To the (S)-l-(2-chloroacetyl)pyrrolidine-2-carbonitrile (100 gm) was added isopropyl acetate (400 ml) and dimethylformamide (400 ml) at room temperature and then heated to 40°C for 15 minutes to provide a solution. A mixture of 3-hydroxy-l- aminoadamantane (100 gm), 2-butanone (700 ml), potassium iodide (5 gm) and potassium carbonate (400 gm) were added to the solution. The reaction mixture was maintained for 1 hour at room temperature and then heated to 75 to 80°C. The reaction mass was maintained for 1 hour at 75 to 80°C, filtered and then concentrated to provide a residual solid.

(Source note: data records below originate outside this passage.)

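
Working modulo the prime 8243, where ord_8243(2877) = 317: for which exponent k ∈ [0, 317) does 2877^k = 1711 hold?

Baby-step giant-step with m = ceil(sqrt(317)) = 18.
Baby table (2877^j mod 8243 for j=0..17):
  0:1  1:2877  2:1157  3:6760  4:3283  5:6956  6:6651  7:2924
  8:4488  9:3438  10:7769  11:4640  12:3863  13:2287  14:1785  15:56
  16:4495  17:7091
Giant step factor: 2877^(-18) ≡ 3668 (mod 8243).
Scan 1711·3668^i mod 8243 for i = 0, 1, …:
  i=0: 1711   i=1: 3025   i=2: 622   i=3: 6428
  i=4: 2924
Match at i=4, j=7: k = 4·18 + 7 = 79.

79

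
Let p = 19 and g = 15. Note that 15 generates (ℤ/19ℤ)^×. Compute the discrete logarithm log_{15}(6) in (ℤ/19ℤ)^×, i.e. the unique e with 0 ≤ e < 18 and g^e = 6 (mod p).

16

Successive powers of 15 modulo 19:
  15^0=1  15^1=15  15^2=16  15^3=12  15^4=9  15^5=2
  15^6=11  15^7=13  15^8=5  15^9=18  15^10=4  15^11=3
  15^12=7  15^13=10  15^14=17  15^15=8  15^16=6
So 15^16 ≡ 6 (mod 19), giving e = 16.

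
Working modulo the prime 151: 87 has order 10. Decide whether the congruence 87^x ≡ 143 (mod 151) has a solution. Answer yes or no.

yes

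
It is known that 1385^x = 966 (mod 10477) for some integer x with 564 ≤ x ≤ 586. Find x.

Compute 1385^564 mod 10477 = 4389, then multiply by 1385 repeatedly:
  1385^564=4389  1385^565=2105  1385^566=2819  1385^567=6871  1385^568=3219
  1385^569=5590  1385^570=10124  1385^571=3514  1385^572=5562  1385^573=2775
  1385^574=8793  1385^575=4031  1385^576=9171  1385^577=3711  1385^578=6005
  1385^579=8664  1385^580=3475  1385^581=3932  1385^582=8257  1385^583=5538
  1385^584=966
Found 966 at exponent 584.

584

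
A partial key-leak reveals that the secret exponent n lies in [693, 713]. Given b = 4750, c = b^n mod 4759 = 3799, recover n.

Compute 4750^693 mod 4759 = 204, then multiply by 4750 repeatedly:
  4750^693=204  4750^694=2923  4750^695=2247  4750^696=3572  4750^697=1165
  4750^698=3792  4750^699=3944  4750^700=2576  4750^701=611  4750^702=4019
  4750^703=1901  4750^704=1927  4750^705=1693  4750^706=3799
Found 3799 at exponent 706.

706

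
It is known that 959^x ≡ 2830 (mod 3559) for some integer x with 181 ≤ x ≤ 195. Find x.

Compute 959^181 mod 3559 = 2151, then multiply by 959 repeatedly:
  959^181=2151  959^182=2148  959^183=2830
Found 2830 at exponent 183.

183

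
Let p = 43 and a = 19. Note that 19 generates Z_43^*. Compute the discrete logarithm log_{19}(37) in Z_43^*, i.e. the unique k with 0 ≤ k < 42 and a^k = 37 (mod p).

7

Successive powers of 19 modulo 43:
  19^0=1  19^1=19  19^2=17  19^3=22  19^4=31  19^5=30
  19^6=11  19^7=37
So 19^7 ≡ 37 (mod 43), giving k = 7.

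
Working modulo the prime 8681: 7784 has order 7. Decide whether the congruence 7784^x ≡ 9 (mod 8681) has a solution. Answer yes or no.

no

⟨7784⟩ has order 7; its elements mod 8681 are {1, 3184, 4067, 5957, 6602, 7129, 7784}.
9 is not in this set.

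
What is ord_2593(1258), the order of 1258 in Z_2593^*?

1296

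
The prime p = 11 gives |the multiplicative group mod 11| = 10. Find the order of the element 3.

The order of 3 must divide p − 1 = 10 = 2 · 5.
Divisors: 1, 2, 5, 10.
Check each in increasing order: 3^1 ≡ 3;  3^2 ≡ 9;  3^5 ≡ 1.
Smallest exponent giving 1 is 5.

5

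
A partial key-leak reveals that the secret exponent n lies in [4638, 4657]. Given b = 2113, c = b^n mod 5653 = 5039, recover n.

Compute 2113^4638 mod 5653 = 2392, then multiply by 2113 repeatedly:
  2113^4638=2392  2113^4639=514  2113^4640=706  2113^4641=5039
Found 5039 at exponent 4641.

4641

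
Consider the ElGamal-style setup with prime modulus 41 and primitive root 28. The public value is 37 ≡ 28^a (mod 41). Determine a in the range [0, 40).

Successive powers of 28 modulo 41:
  28^0=1  28^1=28  28^2=5  28^3=17  28^4=25  28^5=3
  28^6=2  28^7=15  28^8=10  28^9=34  28^10=9  28^11=6
  28^12=4  28^13=30  28^14=20  28^15=27  28^16=18  28^17=12
  28^18=8  28^19=19  28^20=40  28^21=13  28^22=36  28^23=24
  28^24=16  28^25=38  28^26=39  28^27=26  28^28=31  28^29=7
  28^30=32  28^31=35  28^32=37
So 28^32 ≡ 37 (mod 41), giving a = 32.

32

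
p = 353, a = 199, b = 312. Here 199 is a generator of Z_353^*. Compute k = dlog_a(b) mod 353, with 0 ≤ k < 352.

Baby-step giant-step with m = ceil(sqrt(352)) = 19.
Baby table (199^j mod 353 for j=0..18):
  0:1  1:199  2:65  3:227  4:342  5:282  6:344  7:327
  8:121  9:75  10:99  11:286  12:81  13:234  14:323  15:31
  16:168  17:250  18:330
Giant step factor: 199^(-19) ≡ 206 (mod 353).
Scan 312·206^i mod 353 for i = 0, 1, …:
  i=0: 312   i=1: 26   i=2: 61   i=3: 211
  i=4: 47   i=5: 151   i=6: 42   i=7: 180
  i=8: 15   i=9: 266   i=10: 81
Match at i=10, j=12: k = 10·19 + 12 = 202.

202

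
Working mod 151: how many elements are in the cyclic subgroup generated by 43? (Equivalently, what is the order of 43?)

75

The order of 43 must divide p − 1 = 150 = 2 · 3 · 5^2.
Divisors: 1, 2, 3, 5, 6, 10, 15, 25, 30, 50, 75, 150.
Check each in increasing order: 43^1 ≡ 43;  43^2 ≡ 37;  43^3 ≡ 81;  43^5 ≡ 128;  43^6 ≡ 68;  43^10 ≡ 76;  43^15 ≡ 64;  43^25 ≡ 32;  43^30 ≡ 19;  43^50 ≡ 118;  43^75 ≡ 1.
Smallest exponent giving 1 is 75.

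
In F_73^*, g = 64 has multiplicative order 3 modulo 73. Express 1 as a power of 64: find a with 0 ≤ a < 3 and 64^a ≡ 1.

0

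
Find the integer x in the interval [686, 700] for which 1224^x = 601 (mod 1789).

693

Compute 1224^686 mod 1789 = 310, then multiply by 1224 repeatedly:
  1224^686=310  1224^687=172  1224^688=1215  1224^689=501  1224^690=1386
  1224^691=492  1224^692=1104  1224^693=601
Found 601 at exponent 693.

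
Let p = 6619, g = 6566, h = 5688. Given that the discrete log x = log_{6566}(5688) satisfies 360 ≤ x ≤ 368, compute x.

364

Compute 6566^360 mod 6619 = 4338, then multiply by 6566 repeatedly:
  6566^360=4338  6566^361=1751  6566^362=6482  6566^363=642  6566^364=5688
Found 5688 at exponent 364.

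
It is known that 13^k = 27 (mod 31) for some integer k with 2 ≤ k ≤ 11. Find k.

3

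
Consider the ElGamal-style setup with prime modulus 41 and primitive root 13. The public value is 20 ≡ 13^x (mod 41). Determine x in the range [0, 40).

Successive powers of 13 modulo 41:
  13^0=1  13^1=13  13^2=5  13^3=24  13^4=25  13^5=38
  13^6=2  13^7=26  13^8=10  13^9=7  13^10=9  13^11=35
  13^12=4  13^13=11  13^14=20
So 13^14 ≡ 20 (mod 41), giving x = 14.

14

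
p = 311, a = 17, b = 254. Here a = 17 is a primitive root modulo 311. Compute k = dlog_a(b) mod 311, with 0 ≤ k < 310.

Baby-step giant-step with m = ceil(sqrt(310)) = 18.
Baby table (17^j mod 311 for j=0..17):
  0:1  1:17  2:289  3:248  4:173  5:142  6:237  7:297
  8:73  9:308  10:260  11:66  12:189  13:103  14:196  15:222
  16:42  17:92
Giant step factor: 17^(-18) ≡ 242 (mod 311).
Scan 254·242^i mod 311 for i = 0, 1, …:
  i=0: 254   i=1: 201   i=2: 126   i=3: 14
  i=4: 278   i=5: 100   i=6: 253   i=7: 270
  i=8: 30   i=9: 107   i=10: 81   i=11: 9
  i=12: 1
Match at i=12, j=0: k = 12·18 + 0 = 216.

216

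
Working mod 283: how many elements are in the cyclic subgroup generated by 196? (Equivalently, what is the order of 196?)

141

The order of 196 must divide p − 1 = 282 = 2 · 3 · 47.
Divisors: 1, 2, 3, 6, 47, 94, 141, 282.
Check each in increasing order: 196^1 ≡ 196;  196^2 ≡ 211;  196^3 ≡ 38;  196^6 ≡ 29;  196^47 ≡ 44;  196^94 ≡ 238;  196^141 ≡ 1.
Smallest exponent giving 1 is 141.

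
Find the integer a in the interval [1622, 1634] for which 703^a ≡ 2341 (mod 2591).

1629

Compute 703^1622 mod 2591 = 268, then multiply by 703 repeatedly:
  703^1622=268  703^1623=1852  703^1624=1274  703^1625=1727  703^1626=1493
  703^1627=224  703^1628=2012  703^1629=2341
Found 2341 at exponent 1629.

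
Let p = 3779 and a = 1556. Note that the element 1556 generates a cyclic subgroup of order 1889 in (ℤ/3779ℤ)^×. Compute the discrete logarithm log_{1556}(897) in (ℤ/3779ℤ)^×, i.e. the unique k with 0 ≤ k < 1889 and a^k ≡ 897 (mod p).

1450

Baby-step giant-step with m = ceil(sqrt(1889)) = 44.
Baby table (1556^j mod 3779 for j=0..43):
  0:1  1:1556  2:2576  3:2516  4:3631  5:231  6:431  7:1753
  8:3009  9:3602  10:455  11:1307  12:590  13:3522  14:682  15:3072
  16:3376  17:246  18:1097  19:2603  20:2959  21:1382  22:141  23:214
  24:432  25:3309  26:1806  27:2339  28:307  29:1538  30:1021  31:1496
  32:3691  33:2895  34:52  35:1553  36:1687  37:2346  38:3641  39:675
  40:3517  41:460  42:1529  43:2133
Giant step factor: 1556^(-44) ≡ 2840 (mod 3779).
Scan 897·2840^i mod 3779 for i = 0, 1, …:
  i=0: 897   i=1: 434   i=2: 606   i=3: 1595
  i=4: 2558   i=5: 1482   i=6: 2853   i=7: 344
  i=8: 1978   i=9: 1926     …   i=31: 3552
  i=32: 1529
Match at i=32, j=42: k = 32·44 + 42 = 1450.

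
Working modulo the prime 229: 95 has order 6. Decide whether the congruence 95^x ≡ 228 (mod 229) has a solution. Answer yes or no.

yes

⟨95⟩ has order 6; its elements mod 229 are {1, 94, 95, 134, 135, 228}.
228 is in this set.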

To the residual solid was added a mixture of diisopropyl ether (900 ml) and isopropyl acetate (100 ml) and then heated to 70°C. The reaction mass was then cooled to room temperature and then added a mixture of hydroxypropyl methylcellulose (100 gm), ethanol (2000 ml) and methylene chloride (1000 ml). The contents were heated to 50°C and filtered through celite bed. The solvent was distilled off under reduced pressure at below 55°C and then dried to provide 195 gm of vildagliptin solid dispersion with hydroxypropyl methylcellulose.